Only the last ten or so pages offer a shift in emphasis to portentous, self-consciously produced Art, the sort of stuff that is sold in galleries. The survey disconnects abruptly from everything that has gone before as artists, Indian only in name, replicate the forms and styles of the West. Earlier in the book, Buddhas, sculpted in the Hellenistic style, meditated in the lotus asana; Krishnas, painted in the manner of Persian miniatures, were colored a telltale blue. Foreign styles were adapted to native themes. The Westernized artists of the last few pages seem indistinguishable from the Western artists they took as models.
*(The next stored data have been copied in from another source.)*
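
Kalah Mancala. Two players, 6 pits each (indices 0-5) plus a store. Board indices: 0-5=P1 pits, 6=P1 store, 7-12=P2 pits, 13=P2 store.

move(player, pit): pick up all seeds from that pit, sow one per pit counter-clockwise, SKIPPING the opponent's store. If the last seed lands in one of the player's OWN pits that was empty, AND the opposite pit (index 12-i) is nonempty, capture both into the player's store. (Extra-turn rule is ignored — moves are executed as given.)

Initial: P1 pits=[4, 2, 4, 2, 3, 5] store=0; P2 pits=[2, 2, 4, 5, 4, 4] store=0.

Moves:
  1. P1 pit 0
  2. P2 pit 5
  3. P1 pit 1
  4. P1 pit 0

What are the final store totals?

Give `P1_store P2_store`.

Answer: 5 1

Derivation:
Move 1: P1 pit0 -> P1=[0,3,5,3,4,5](0) P2=[2,2,4,5,4,4](0)
Move 2: P2 pit5 -> P1=[1,4,6,3,4,5](0) P2=[2,2,4,5,4,0](1)
Move 3: P1 pit1 -> P1=[1,0,7,4,5,6](0) P2=[2,2,4,5,4,0](1)
Move 4: P1 pit0 -> P1=[0,0,7,4,5,6](5) P2=[2,2,4,5,0,0](1)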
And no wonder: the “43 Group” were trained in modernism by expatriate Europeans; the “Progressive Artists Group” featured artists who spent most of their lives in Paris or the United States. They were creatures of a foreign “art scene,” and it is there, not in this book, that their abstract concentric circles belong. Even the easy irreverence toward tradition has been carried over. The concluding section, “Modernity in South Asia,” features Bharti Kher’s “The Intermediaries,” a set of traditional clay figurines broken and fused together. The outsized head of a holy man sits atop a rooster of some sort. A seated dog’s head is repainted Krishna-blue, with a crown atop it. You get the idea. Such artists are not part of modern India; they are emissaries of the modern and postmodern West, trying and failing to impose a Western (or rather, anti-Western) artistic paradigm onto a still-thriving tradition.

The British Museum owns a lot of Indian objects—but not the right ones, apparently, to constitute a history. Readers will find enough beauty to delight their eyes here, but they should be wary of the text’s biases and elisions. This volume is best used as a starting point for further study of the historical, artistic, and religious phases of this still mysterious country, this infinite India.